Page:Revue des Deux Mondes - 1859 - tome 22.djvu/786

La bibliothèque libre.
Le texte de cette page a été corrigé et est conforme au fac-similé.

de ses comédies perdues, il y a une fière parole prononcée par un père : « J’aime mieux, dit-il en parlant de ses enfans, j’aime mieux les voir mourir que de les voir mendier[1] ! » La muse latine n’en a pu dire autant.
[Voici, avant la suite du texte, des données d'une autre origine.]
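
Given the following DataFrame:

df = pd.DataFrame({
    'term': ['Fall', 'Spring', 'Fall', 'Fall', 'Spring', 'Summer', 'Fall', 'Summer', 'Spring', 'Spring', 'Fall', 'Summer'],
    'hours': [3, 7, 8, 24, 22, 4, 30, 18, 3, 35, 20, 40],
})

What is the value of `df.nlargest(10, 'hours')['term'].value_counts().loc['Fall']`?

4

take 10 rows with largest hours:
      term  hours
11  Summer     40
9   Spring     35
6     Fall     30
3     Fall     24
4   Spring     22
10    Fall     20
7   Summer     18
2     Fall      8
1   Spring      7
5   Summer      4
value_counts of term:
term
Fall      4
Summer    3
Spring    3
Name: count, dtype: int64
value at index 'Fall' → 4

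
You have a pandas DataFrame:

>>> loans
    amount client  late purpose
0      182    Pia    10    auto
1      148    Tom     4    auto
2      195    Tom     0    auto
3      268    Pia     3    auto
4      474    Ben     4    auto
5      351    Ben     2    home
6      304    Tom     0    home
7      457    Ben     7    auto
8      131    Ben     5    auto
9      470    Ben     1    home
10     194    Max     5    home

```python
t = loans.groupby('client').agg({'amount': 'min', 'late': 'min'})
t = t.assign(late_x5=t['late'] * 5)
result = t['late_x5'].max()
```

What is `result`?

25

group by client: min(amount), min(late):
        amount  late
client              
Ben        131     1
Max        194     5
Pia        182     3
Tom        148     0
add column late_x5 = t['late'] * 5:
        amount  late  late_x5
client                       
Ben        131     1        5
Max        194     5       25
Pia        182     3       15
Tom        148     0        0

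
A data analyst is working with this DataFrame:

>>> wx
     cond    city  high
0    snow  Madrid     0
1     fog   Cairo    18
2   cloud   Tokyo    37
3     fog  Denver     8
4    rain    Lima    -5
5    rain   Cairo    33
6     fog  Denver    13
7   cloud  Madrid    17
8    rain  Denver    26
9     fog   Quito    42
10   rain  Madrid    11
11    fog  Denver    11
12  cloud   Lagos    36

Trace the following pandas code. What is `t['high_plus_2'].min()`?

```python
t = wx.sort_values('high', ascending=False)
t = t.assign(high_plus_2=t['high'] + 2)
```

sort by high descending:
     cond    city  high
9     fog   Quito    42
2   cloud   Tokyo    37
12  cloud   Lagos    36
5    rain   Cairo    33
8    rain  Denver    26
1     fog   Cairo    18
7   cloud  Madrid    17
6     fog  Denver    13
10   rain  Madrid    11
11    fog  Denver    11
3     fog  Denver     8
0    snow  Madrid     0
4    rain    Lima    -5
add column high_plus_2 = t['high'] + 2:
     cond    city  high  high_plus_2
9     fog   Quito    42           44
2   cloud   Tokyo    37           39
12  cloud   Lagos    36           38
5    rain   Cairo    33           35
8    rain  Denver    26           28
1     fog   Cairo    18           20
7   cloud  Madrid    17           19
6     fog  Denver    13           15
10   rain  Madrid    11           13
11    fog  Denver    11           13
3     fog  Denver     8           10
0    snow  Madrid     0            2
4    rain    Lima    -5           -3
Reading off the min of column 'high_plus_2', we get -3.

-3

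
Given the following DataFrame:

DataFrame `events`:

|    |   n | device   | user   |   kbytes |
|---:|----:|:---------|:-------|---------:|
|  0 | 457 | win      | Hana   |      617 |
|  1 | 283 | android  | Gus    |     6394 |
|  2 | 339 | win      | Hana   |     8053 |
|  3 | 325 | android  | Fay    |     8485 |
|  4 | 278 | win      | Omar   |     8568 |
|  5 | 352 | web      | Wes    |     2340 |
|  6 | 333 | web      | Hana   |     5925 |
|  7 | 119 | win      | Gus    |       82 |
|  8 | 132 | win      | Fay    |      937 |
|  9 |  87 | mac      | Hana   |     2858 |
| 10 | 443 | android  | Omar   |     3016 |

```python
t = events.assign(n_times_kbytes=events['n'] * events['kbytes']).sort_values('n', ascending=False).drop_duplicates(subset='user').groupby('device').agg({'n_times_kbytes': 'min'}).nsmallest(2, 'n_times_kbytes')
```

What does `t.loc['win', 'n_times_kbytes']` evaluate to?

add column n_times_kbytes = events['n'] * events['kbytes']:
      n   device  user  kbytes  n_times_kbytes
0   457      win  Hana     617          281969
1   283  android   Gus    6394         1809502
2   339      win  Hana    8053         2729967
3   325  android   Fay    8485         2757625
4   278      win  Omar    8568         2381904
5   352      web   Wes    2340          823680
6   333      web  Hana    5925         1973025
7   119      win   Gus      82            9758
8   132      win   Fay     937          123684
9    87      mac  Hana    2858          248646
10  443  android  Omar    3016         1336088
sort by n descending:
      n   device  user  kbytes  n_times_kbytes
0   457      win  Hana     617          281969
10  443  android  Omar    3016         1336088
5   352      web   Wes    2340          823680
2   339      win  Hana    8053         2729967
6   333      web  Hana    5925         1973025
3   325  android   Fay    8485         2757625
1   283  android   Gus    6394         1809502
4   278      win  Omar    8568         2381904
8   132      win   Fay     937          123684
7   119      win   Gus      82            9758
9    87      mac  Hana    2858          248646
drop duplicate user (keep=first):
      n   device  user  kbytes  n_times_kbytes
0   457      win  Hana     617          281969
10  443  android  Omar    3016         1336088
5   352      web   Wes    2340          823680
3   325  android   Fay    8485         2757625
1   283  android   Gus    6394         1809502
group by device, min of n_times_kbytes:
         n_times_kbytes
device                 
android         1336088
web              823680
win              281969
take 2 rows with smallest n_times_kbytes:
        n_times_kbytes
device                
win             281969
web             823680
value at row 'win', column 'n_times_kbytes' → 281969

281969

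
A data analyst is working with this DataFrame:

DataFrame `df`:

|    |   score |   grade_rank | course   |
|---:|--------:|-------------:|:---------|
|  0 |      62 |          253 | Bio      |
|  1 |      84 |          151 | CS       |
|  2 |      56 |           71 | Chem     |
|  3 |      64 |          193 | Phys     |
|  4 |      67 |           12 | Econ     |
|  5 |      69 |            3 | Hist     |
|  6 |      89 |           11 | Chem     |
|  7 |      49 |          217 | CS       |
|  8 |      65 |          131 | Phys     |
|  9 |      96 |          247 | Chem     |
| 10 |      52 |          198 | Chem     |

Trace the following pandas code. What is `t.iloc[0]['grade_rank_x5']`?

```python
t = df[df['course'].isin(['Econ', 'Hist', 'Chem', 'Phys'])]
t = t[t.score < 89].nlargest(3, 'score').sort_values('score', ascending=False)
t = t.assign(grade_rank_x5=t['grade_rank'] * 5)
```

filter rows where course in ['Econ', 'Hist', 'Chem', 'Phys']:
    score  grade_rank course
2      56          71   Chem
3      64         193   Phys
4      67          12   Econ
5      69           3   Hist
6      89          11   Chem
8      65         131   Phys
9      96         247   Chem
10     52         198   Chem
filter rows where score < 89:
    score  grade_rank course
2      56          71   Chem
3      64         193   Phys
4      67          12   Econ
5      69           3   Hist
8      65         131   Phys
10     52         198   Chem
take 3 rows with largest score:
   score  grade_rank course
5     69           3   Hist
4     67          12   Econ
8     65         131   Phys
sort by score descending:
   score  grade_rank course
5     69           3   Hist
4     67          12   Econ
8     65         131   Phys
add column grade_rank_x5 = t['grade_rank'] * 5:
   score  grade_rank course  grade_rank_x5
5     69           3   Hist             15
4     67          12   Econ             60
8     65         131   Phys            655
Finally, value at position 0, column 'grade_rank_x5' = 15.

15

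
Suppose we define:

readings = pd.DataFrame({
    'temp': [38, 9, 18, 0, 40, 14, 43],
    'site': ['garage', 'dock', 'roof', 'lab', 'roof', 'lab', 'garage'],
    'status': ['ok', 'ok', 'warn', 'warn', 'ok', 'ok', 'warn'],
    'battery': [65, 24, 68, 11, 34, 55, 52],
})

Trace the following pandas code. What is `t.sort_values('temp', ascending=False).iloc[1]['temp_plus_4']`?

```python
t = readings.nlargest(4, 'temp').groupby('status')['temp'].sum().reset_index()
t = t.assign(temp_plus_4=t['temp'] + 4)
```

65

take 4 rows with largest temp:
   temp    site status  battery
6    43  garage   warn       52
4    40    roof     ok       34
0    38  garage     ok       65
2    18    roof   warn       68
group by status, sum of temp:
status
ok      78
warn    61
Name: temp, dtype: int64
reset_index():
  status  temp
0     ok    78
1   warn    61
add column temp_plus_4 = t['temp'] + 4:
  status  temp  temp_plus_4
0     ok    78           82
1   warn    61           65
sort by temp descending:
  status  temp  temp_plus_4
0     ok    78           82
1   warn    61           65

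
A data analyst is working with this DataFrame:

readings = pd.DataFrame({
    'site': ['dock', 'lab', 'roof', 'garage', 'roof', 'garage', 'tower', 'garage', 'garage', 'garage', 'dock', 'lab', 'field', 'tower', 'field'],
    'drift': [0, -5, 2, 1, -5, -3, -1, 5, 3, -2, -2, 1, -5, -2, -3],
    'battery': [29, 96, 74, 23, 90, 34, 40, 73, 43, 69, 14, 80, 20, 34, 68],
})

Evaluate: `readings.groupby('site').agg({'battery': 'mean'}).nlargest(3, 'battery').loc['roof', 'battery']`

group by site, mean of battery:
        battery
site           
dock       21.5
field      44.0
garage     48.4
lab        88.0
roof       82.0
tower      37.0
take 3 rows with largest battery:
        battery
site           
lab        88.0
roof       82.0
garage     48.4
Hence 82.0.

82.0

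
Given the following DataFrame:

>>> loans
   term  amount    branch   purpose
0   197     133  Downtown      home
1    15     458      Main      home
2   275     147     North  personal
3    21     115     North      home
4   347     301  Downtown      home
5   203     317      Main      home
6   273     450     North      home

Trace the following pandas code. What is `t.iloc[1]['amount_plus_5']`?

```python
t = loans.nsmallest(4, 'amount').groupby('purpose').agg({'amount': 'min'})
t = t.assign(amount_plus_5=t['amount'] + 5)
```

take 4 rows with smallest amount:
   term  amount    branch   purpose
3    21     115     North      home
0   197     133  Downtown      home
2   275     147     North  personal
4   347     301  Downtown      home
group by purpose, min of amount:
          amount
purpose         
home         115
personal     147
add column amount_plus_5 = t['amount'] + 5:
          amount  amount_plus_5
purpose                        
home         115            120
personal     147            152
Reading off the value at position 1, column 'amount_plus_5', we get 152.

152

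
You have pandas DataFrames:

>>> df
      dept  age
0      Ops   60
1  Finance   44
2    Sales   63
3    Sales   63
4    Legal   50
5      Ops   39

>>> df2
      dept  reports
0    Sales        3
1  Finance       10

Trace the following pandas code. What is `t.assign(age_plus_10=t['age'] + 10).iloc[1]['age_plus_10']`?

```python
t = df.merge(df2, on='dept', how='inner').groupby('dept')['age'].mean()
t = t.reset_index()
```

merge on 'dept' (how='inner') → 3 rows:
      dept  age  reports
0  Finance   44       10
1    Sales   63        3
2    Sales   63        3
group by dept, mean of age:
dept
Finance    44.0
Sales      63.0
Name: age, dtype: float64
reset_index():
      dept   age
0  Finance  44.0
1    Sales  63.0
add column age_plus_10 = t['age'] + 10:
      dept   age  age_plus_10
0  Finance  44.0         54.0
1    Sales  63.0         73.0
The value at position 1, column 'age_plus_10' is 73.0.

73.0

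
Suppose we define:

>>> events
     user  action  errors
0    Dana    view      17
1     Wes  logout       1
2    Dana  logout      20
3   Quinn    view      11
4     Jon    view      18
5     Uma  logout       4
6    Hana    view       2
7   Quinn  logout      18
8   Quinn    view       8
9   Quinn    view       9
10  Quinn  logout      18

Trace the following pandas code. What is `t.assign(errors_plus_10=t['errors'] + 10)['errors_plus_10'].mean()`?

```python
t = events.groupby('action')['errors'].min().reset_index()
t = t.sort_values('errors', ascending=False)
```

group by action, min of errors:
action
logout    1
view      2
Name: errors, dtype: int64
reset_index():
   action  errors
0  logout       1
1    view       2
sort by errors descending:
   action  errors
1    view       2
0  logout       1
add column errors_plus_10 = t['errors'] + 10:
   action  errors  errors_plus_10
1    view       2              12
0  logout       1              11
Taking the mean of column 'errors_plus_10' gives 11.5.

11.5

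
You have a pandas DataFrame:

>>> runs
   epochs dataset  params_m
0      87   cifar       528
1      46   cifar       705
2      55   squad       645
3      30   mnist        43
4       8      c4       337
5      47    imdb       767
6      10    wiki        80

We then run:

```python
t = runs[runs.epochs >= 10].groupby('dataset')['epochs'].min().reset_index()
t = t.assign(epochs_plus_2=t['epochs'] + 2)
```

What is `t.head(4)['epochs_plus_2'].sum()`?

186

filter rows where epochs >= 10:
   epochs dataset  params_m
0      87   cifar       528
1      46   cifar       705
2      55   squad       645
3      30   mnist        43
5      47    imdb       767
6      10    wiki        80
group by dataset, min of epochs:
dataset
cifar    46
imdb     47
mnist    30
squad    55
wiki     10
Name: epochs, dtype: int64
reset_index():
  dataset  epochs
0   cifar      46
1    imdb      47
2   mnist      30
3   squad      55
4    wiki      10
add column epochs_plus_2 = t['epochs'] + 2:
  dataset  epochs  epochs_plus_2
0   cifar      46             48
1    imdb      47             49
2   mnist      30             32
3   squad      55             57
4    wiki      10             12
take first 4 rows:
  dataset  epochs  epochs_plus_2
0   cifar      46             48
1    imdb      47             49
2   mnist      30             32
3   squad      55             57
Then the sum of column 'epochs_plus_2': 186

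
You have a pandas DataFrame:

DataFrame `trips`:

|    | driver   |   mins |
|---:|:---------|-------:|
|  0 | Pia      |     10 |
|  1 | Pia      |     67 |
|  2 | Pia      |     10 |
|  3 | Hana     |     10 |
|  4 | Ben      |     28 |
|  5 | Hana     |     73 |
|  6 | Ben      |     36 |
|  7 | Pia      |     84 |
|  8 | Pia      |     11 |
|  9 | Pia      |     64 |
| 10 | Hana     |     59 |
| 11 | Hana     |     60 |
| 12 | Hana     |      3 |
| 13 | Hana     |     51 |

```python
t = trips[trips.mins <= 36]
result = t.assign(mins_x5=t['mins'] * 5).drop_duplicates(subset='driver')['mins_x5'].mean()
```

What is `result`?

filter rows where mins <= 36:
   driver  mins
0     Pia    10
2     Pia    10
3    Hana    10
4     Ben    28
6     Ben    36
8     Pia    11
12   Hana     3
add column mins_x5 = t['mins'] * 5:
   driver  mins  mins_x5
0     Pia    10       50
2     Pia    10       50
3    Hana    10       50
4     Ben    28      140
6     Ben    36      180
8     Pia    11       55
12   Hana     3       15
drop duplicate driver (keep=first):
  driver  mins  mins_x5
0    Pia    10       50
3   Hana    10       50
4    Ben    28      140

80.0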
Ainsi, sous la république, le théâtre florissant a fait au poète des conditions de dignité et d’existence exceptionnelles, inespérées, au milieu d’un peuple toujours plus ou moins étranger aux jouissances de l’esprit. Sous l’empire, le théâtre est muet comme le Forum. À la parole vivante succède le livre, à la protection du public celle des Mécènes : voyons en quoi consista cette protection à sa plus belle époque, sous Auguste, et quelle influence elle put exercer sur les deux génies de ce siècle, sur Virgile et sur Horace.

M. Sainte-Beuve a publié sur Horace et sur Virgile un travail rempli, comme toujours, d’observations fines et délicates, mais dominé, je le crains, par une idée trop absolue, par la préoccupation exagérée du rôle officiel qu’auraient joué les deux poètes auprès d’Auguste. Cela l’entraîne à exagérer également les bienfaits qu’ils auraient reçus du prince, leur assiduité auprès de lui, et enfin l’influence d’Auguste sur le développement de leur génie. L’ingénieux critique va jusqu’à se servir d’une expression assez peu séante : Auguste, selon lui, aurait commandé l’Enéide à Virgile ; c’est ce rôle de fournisseur breveté qu’on nous permettra de discuter un peu.

Je commence par déclarer qu’à mes yeux Horace et Virgile avaient parfaitement le droit de se détacher du passé de Rome et de le regretter peu, d’abord parce qu’il était peu regrettable. Cette république, qui ne connut jamais l’égalité même entre les citoyens, et la liberté très peu, cette féodalité guerrière et conquérante devait aboutir où elle arriva en effet : depuis surtout qu’elle avait été sauvée par Sylla de la façon que chacun sait, elle était perdue, et son agonie ne la relève guère aux yeux de l’histoire. Rome conquérante devait tôt ou tard être conquise par ses propres soldats : ce fut son juste châtiment ; mais de la part du citoyen romain se résigner trop vite à ce châtiment, si mérité qu’il fût, eût été trahison. Honneur à ceux qui, après Sylla, refusèrent de souscrire à l’avilissement définitif de leur patrie ! Leurs illusions étaient un devoir : le fils qui voit sa mère atteinte d’une maladie incurable et qui n’espère pas contre l’espérance même est un mauvais fils. Aussi l’histoire doit-elle plaindre et honorer les derniers défenseurs de cette cause perdue ; c’est ce qu’ont fait aussi Virgile et Horace. À l’égard du passé, leur devoir n’allait pas plus loin.

  1. « Malo moriri meos quam mendicarier. » Vidularia.